The Initiative was launched in 2018 by the European Investment Bank (EIB), together with the Agence Française de Développement (AFD), German development bank KfW, Cassa Depositi e Prestiti (CDP) and the Instituto de Crédito Oficial (ICO). In three years, the Initiative has channelled €1.6 billion in financing to public- and private-sector projects.
Environmental Technology Transfer programme
The EBRD and the Global Environment Facility (GEF) have further joined forces with the United Nations Environment Programme (UNEP) to help keep the Mediterranean Sea clean. The Environmental Technology Transfer programme focuses on promoting investments in wastewater treatment and recycling. It also works to reduce or eliminate persistent organic pollutants in Albania, Bosnia and Herzegovina, Egypt, Lebanon, Montenegro, Morocco, Tunisia and Türkiye.
The programme aims to finance advanced environmental technologies to ensure cleaner coasts and water systems in the region. It will also help private and publicly owned enterprises to adopt technologies that prevent pollution and enable cleaner practices for the management of wastewater and pollution.
Natural capital valuation of nature risks and opportunities
The EBRD is leading work to build a natural capital valuation model to assess the economic value of nature risks and opportunities associated with project activities.
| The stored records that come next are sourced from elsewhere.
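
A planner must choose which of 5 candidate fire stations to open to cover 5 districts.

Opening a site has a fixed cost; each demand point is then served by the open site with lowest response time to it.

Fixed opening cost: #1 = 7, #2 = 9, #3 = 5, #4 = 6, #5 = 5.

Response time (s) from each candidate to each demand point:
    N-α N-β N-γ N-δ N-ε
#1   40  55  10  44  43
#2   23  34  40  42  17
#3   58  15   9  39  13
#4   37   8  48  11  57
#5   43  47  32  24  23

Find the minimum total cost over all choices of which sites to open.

84

Open {#2, #3, #4}: assign each demand point to its cheapest open site.
  N-α→#2 23, N-β→#4 8, N-γ→#3 9, N-δ→#4 11, N-ε→#3 13
  response time 64, fixed 20 → total 84.
Compare {#3, #4}: response time 78 + fixed 11 = 89.
Compare {#2, #3, #4, #5}: response time 64 + fixed 25 = 89.
Compare {#1, #2, #4}: response time 69 + fixed 22 = 91.
All other subsets cost ≥ 89. Minimum total cost: 84.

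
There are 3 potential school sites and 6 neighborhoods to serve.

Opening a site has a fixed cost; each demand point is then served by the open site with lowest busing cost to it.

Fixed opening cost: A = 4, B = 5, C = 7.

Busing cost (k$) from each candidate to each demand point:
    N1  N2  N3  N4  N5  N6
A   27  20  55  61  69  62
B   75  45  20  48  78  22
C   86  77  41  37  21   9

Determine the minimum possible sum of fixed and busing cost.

150

Open {A, B, C}: assign each demand point to its cheapest open site.
  N1→A 27, N2→A 20, N3→B 20, N4→C 37, N5→C 21, N6→C 9
  busing cost 134, fixed 16 → total 150.
Compare {A, C}: busing cost 155 + fixed 11 = 166.
Compare {A, B}: busing cost 206 + fixed 9 = 215.
Compare {B, C}: busing cost 207 + fixed 12 = 219.
All other subsets cost ≥ 166. Minimum total cost: 150.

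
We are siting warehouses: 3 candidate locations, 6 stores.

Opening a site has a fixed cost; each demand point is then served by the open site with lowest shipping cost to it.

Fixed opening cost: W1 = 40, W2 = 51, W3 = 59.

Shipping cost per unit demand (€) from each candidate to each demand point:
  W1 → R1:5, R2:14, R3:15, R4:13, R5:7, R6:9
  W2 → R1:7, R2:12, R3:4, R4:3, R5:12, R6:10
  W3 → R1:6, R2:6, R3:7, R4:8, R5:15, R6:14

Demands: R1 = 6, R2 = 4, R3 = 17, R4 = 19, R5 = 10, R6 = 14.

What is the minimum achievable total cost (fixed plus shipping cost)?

490

Open {W1, W2}: assign each demand point to its cheapest open site.
  R1→W1 6×5=30, R2→W2 4×12=48, R3→W2 17×4=68, R4→W2 19×3=57, R5→W1 10×7=70, R6→W1 14×9=126
  shipping cost 399, fixed 91 → total 490.
Compare {W1, W2, W3}: shipping cost 375 + fixed 150 = 525.
Compare {W2}: shipping cost 475 + fixed 51 = 526.
Compare {W2, W3}: shipping cost 445 + fixed 110 = 555.
All other subsets cost ≥ 525. Minimum total cost: 490.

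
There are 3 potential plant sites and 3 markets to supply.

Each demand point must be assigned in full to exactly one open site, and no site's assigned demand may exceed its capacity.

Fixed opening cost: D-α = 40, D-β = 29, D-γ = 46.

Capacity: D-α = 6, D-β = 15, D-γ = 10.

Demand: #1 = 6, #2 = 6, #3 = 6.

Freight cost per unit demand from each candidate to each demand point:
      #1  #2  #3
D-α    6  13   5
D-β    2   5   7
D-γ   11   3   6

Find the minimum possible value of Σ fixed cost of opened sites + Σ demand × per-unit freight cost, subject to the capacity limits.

Open {D-α, D-β}; cheapest assignment that respects the capacities:
  D-α (cap 6, load 6): #3 — cost 6×5 = 30
  D-β (cap 15, load 12): #1, #2 — cost 6×2 + 6×5 = 42
  Shipping 72, fixed 69 → total 141.
  Any other capacity-feasible assignment to {D-α, D-β} ships for at least 72.
Compare {D-β, D-γ}: its best feasible assignment gives total 147.
Compare {D-α, D-β, D-γ}: its best feasible assignment gives total 175.
Every other set of open sites that can feasibly serve all demand totals ≥ 147 even under its best assignment. Minimum: 141.

141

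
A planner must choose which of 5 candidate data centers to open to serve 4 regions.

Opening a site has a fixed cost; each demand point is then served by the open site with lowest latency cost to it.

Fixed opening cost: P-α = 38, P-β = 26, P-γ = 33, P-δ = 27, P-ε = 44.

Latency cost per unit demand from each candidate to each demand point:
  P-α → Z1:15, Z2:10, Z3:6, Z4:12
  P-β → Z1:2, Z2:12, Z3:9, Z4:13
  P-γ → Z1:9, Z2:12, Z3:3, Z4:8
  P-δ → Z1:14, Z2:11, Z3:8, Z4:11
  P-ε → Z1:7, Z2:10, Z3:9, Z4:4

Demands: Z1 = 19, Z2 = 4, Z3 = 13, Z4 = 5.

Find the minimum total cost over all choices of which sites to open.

224

Open {P-β, P-γ}: assign each demand point to its cheapest open site.
  Z1→P-β 19×2=38, Z2→P-β 4×12=48, Z3→P-γ 13×3=39, Z4→P-γ 5×8=40
  latency cost 165, fixed 59 → total 224.
Compare {P-β, P-γ, P-ε}: latency cost 137 + fixed 103 = 240.
Compare {P-β, P-γ, P-δ}: latency cost 161 + fixed 86 = 247.
Compare {P-α, P-β, P-γ}: latency cost 157 + fixed 97 = 254.
All other subsets cost ≥ 240. Minimum total cost: 224.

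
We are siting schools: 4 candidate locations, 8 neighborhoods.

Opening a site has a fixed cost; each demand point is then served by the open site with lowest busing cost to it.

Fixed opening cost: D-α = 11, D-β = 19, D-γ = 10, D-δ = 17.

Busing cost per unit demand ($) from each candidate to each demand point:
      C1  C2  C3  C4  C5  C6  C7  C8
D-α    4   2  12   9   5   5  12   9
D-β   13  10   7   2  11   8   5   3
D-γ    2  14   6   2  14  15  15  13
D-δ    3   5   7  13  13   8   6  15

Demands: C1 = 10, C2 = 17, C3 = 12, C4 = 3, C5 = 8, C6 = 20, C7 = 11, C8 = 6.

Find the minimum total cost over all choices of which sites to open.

Open {D-α, D-β, D-γ}: assign each demand point to its cheapest open site.
  C1→D-γ 10×2=20, C2→D-α 17×2=34, C3→D-γ 12×6=72, C4→D-β 3×2=6, C5→D-α 8×5=40, C6→D-α 20×5=100, C7→D-β 11×5=55, C8→D-β 6×3=18
  busing cost 345, fixed 40 → total 385.
Compare {D-α, D-β, D-γ, D-δ}: busing cost 345 + fixed 57 = 402.
Compare {D-α, D-β}: busing cost 377 + fixed 30 = 407.
Compare {D-α, D-β, D-δ}: busing cost 367 + fixed 47 = 414.
All other subsets cost ≥ 402. Minimum total cost: 385.

385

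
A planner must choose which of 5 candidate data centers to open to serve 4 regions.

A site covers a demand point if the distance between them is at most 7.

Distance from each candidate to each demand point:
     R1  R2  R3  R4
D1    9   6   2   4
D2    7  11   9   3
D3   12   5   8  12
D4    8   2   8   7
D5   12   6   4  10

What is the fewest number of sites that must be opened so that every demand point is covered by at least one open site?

2

Coverage sets (demand points within 7 of each site):
  D1: {R2, R3, R4}
  D2: {R1, R4}
  D3: {R2}
  D4: {R2, R4}
  D5: {R2, R3}
No single site covers all 4 demand points.
But {D1, D2} covers everything, so the minimum is 2.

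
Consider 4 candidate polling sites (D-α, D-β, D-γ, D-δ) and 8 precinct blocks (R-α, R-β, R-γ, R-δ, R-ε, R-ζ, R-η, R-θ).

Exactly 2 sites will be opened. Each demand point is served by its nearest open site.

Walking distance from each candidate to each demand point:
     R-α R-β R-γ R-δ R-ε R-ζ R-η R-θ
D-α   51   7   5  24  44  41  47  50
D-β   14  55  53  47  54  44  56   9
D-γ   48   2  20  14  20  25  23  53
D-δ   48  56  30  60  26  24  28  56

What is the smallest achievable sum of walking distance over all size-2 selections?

Open {D-β, D-γ}.
  R-α→D-β 14, R-β→D-γ 2, R-γ→D-γ 20, R-δ→D-γ 14, R-ε→D-γ 20, R-ζ→D-γ 25, R-η→D-γ 23, R-θ→D-β 9  ⇒ total 127.
Compare {D-α, D-γ}: total 187.
Compare {D-α, D-β}: total 191.
No size-2 selection does better; minimum is 127.

127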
This model has been successfully tested in the Kyrgyz Republic and Uzbekistan (Issyk-Kul and the Aral Sea), has undergone stakeholder consultation and is now being selectively piloted on projects across the EBRD regions to quantify the expected positive economic impacts of EBRD nature-related interventions. These include a pilot of natural capital valuation on a solid waste programme in Serbia and another pilot on the section of the Red Sea between Hurghada and Marsa al-Alam in Egypt.
Nature, people and planet
At the COP26 global environmental conference last year, multilateral development banks (MDBs), including the EBRD, issued a joint statement on nature, people and planet, reiterating their commitment to protecting biodiversity and increasing and coordinating policy work to achieve systemic impact. The MDBs agreed to further mainstream nature into their policies, analysis, assessments, advice, investments and operations, in line with their respective mandates and operating models.
Since the statement, the EBRD has been working to define the metrics for nature-positive finance tracking, setting standards for gathering and sharing better biodiversity data and preparing to integrate the valuation of natural capital in its nature-related risk management process.
The EBRD at COP27 in Egypt
The Mediterranean Sea basin is a recognised marine biodiversity hotspot and a vital source of economic activity for countries in the region. However, the environmental health of the Mediterranean region is at risk, especially as the forces of climate change exacerbate hazardous, pre-existing conditions.
At COP27 this year, the EBRD, the European Investment Bank (EIB) and the Union for the Mediterranean (UfM) will be launching a new Blue Med Partnership to facilitate the effective delivery of donor funds and support blue economy projects undertaken by international and bilateral financial institutions that result in significantly reduced threats to the marine ecosystems and biodiversity of the Mediterranean region.
“We are looking forward to the launch of this new partnership based on the very successful Northern Dimension Environmental Partnership (NDEP). It will help tackle a wide range of projects including wastewater treatment, solid waste management in coastal regions, offshore renewable energy production, coastal resilience, and sustainable fisheries and aquaculture,” says Camilla Otto, EBRD Director of Donor Co-Financing. “We are glad that, together with our long-standing partners, we will support projects that result in significantly reduced threats to the marine ecosystems and biodiversity of the Mediterranean region.”